1974. Le Camboudin est un petit village breton bien tranquille. Mais l’arrivée de Désiré Diallo, un jeune médecin noir, va venir tout bouleverser.

Entre le patois local qu’il ne comprend pas, une biquette en chaleur qui bêle toutes les nuits et une vieille ivrogne solitaire, il aura fort à faire pour trouver sa place !

Heureusement, il rencontrera Alfréd, un jeune garçon pas comme les autres, pourvu d’une imagination débordante et d’un courage sans bornes.

Pour l’élève de CM2, cette dernière année scolaire au Camboudin signe celle des retrouvailles avec son père, ce héros au regard si doux…

Du rififi au Camoudin met un point final à la trilogie autour d’Alfréd et Alfred initiée avec Les Dix Voeux d’Alfréd et poursuivie avec Les amours d’Alfréd. Pour le troisième été consécutif, je me suis donc rendue au Camboudin et comme toujours la magie a opéré !

C’est avec regret que j’ai dit adieu à ce petit bourg breton, à ses habitants, à sa trouspignôle et aux années 70, celles de mon enfance. Que vous dire à part de vous précipiter sur cette histoire drôle et pétillante qui ne manque pas de toupet ?

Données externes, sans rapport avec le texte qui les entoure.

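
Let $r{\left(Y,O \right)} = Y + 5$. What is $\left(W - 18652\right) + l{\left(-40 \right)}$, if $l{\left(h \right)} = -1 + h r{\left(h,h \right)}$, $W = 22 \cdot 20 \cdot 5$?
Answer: $-15053$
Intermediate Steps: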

Maude Mihami sait merveilleusement tricoter ses récits, dessiner ses personnages, imprégner une atmosphère pleine d’authenticité et de nostalgie et loin de s’essouffler, cette trilogie s’est au contraire bonifiée tome après tome et je suis très curieuse de découvrir les prochaines histoires de l’autrice.

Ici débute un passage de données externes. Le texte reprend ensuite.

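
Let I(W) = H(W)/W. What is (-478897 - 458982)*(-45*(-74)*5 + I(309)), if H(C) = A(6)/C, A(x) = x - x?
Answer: -15615685350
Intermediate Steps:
A(x) = 0
H(C) = 0 (H(C) = 0/C = 0)
I(W) = 0 (I(W) = 0/W = 0)
(-478897 - 458982)*(-45*(-74)*5 + I(309)) = (-478897 - 458982)*(-45*(-74)*5 + 0) = -937879*(3330*5 + 0) = -937879*(16650 + 0) = -937879*16650 = -15615685350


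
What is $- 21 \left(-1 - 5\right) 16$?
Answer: $2016$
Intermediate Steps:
$- 21 \left(-1 - 5\right) 16 = \left(-21\right) \left(-6\right) 16 = 126 \cdot 16 = 2016$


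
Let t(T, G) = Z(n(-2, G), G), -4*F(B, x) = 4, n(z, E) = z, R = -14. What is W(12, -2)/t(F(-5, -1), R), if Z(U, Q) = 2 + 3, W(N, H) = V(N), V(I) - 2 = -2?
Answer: 0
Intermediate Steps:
V(I) = 0 (V(I) = 2 - 2 = 0)
F(B, x) = -1 (F(B, x) = -¼*4 = -1)
W(N, H) = 0
Z(U, Q) = 5
t(T, G) = 5
W(12, -2)/t(F(-5, -1), R) = 0/5 = 0*(⅕) = 0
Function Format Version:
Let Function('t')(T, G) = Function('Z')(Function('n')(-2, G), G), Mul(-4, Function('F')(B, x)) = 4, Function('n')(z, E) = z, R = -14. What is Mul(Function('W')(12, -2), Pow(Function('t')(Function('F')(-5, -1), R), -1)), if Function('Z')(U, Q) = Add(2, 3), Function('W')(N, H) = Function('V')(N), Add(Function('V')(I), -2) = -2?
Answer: 0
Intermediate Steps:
Function('V')(I) = 0 (Function('V')(I) = Add(2, -2) = 0)
Function('F')(B, x) = -1 (Function('F')(B, x) = Mul(Rational(-1, 4), 4) = -1)
Function('W')(N, H) = 0
Function('Z')(U, Q) = 5
Function('t')(T, G) = 5
Mul(Function('W')(12, -2), Pow(Function('t')(Function('F')(-5, -1), R), -1)) = Mul(0, Pow(5, -1)) = Mul(0, Rational(1, 5)) = 0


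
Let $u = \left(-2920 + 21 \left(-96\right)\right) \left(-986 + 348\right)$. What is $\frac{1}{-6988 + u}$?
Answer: $\frac{1}{3142180} \approx 3.1825 \cdot 10^{-7}$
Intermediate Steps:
$u = 3149168$ ($u = \left(-2920 - 2016\right) \left(-638\right) = \left(-4936\right) \left(-638\right) = 3149168$)
$\frac{1}{-6988 + u} = \frac{1}{-6988 + 3149168} = \frac{1}{3142180}$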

Quel bonheur de retrouver une fois encore Alfréd et son vénérable papy Alfred, les habitués du bistrot : Tophile, Nénétte, Thérèse, Eugène… de faire la connaissance de Rémi, son père et de mieux comprendre sa mère Agnès, avec l’oeil neuf du nouveau venu au village : le docteur Désiré Diallo, venu de Paris après avoir perdu ses parents.

Grâce à lui, on va en apprendre encore davantage sur le passé des protagonistes de la saga, découvrir leur quotidien et celui de ces personnages âgées qui ont traversé le XXè siècle en continuant à vivre, pour certains, à la manière de leurs ancêtres, dans l’insalubrité la plus totale.

Tout le village va faire bon accueil au médecin, qui loin d’être en but au racisme, va au contraire être adopté par les habitants et notamment des piliers de comptoir du café, véritable Q.G d’Alfred et ses amis, qui vont l’initier à l’alcool local : le fameux Trouspignôle. On pourrait les trouver frustres au premier abord mais ils se révèlent tous bienveillants, généreux et attentifs au bonheur et au bien-être de chacun.

Dans cet ultime opus, j’ai été plus particulièrement touchée par Agnès, cette mère tombée dans la bouteille depuis bien trop longtemps, aigrie par son travail à l’usine de viande, négligente envers son fils et pourtant tellement pleine d’amour et de fierté pour son bonhomme de dix ans, qui décide d’enfin combattre son alcoolisme, on la découvre vraiment dans ce tome et on se réjouit du dénouement mitonné par l’autrice.

L’écriture de Maude Mihami est vraiment savoureuse, elle arrive à nous embarquer totalement, à nous immerger au coeur de cette petite communauté rurale des années 70. Son récit est à la fois drôle et émouvant et on s’y sent tellement bien qu’on arrive à regret au point final.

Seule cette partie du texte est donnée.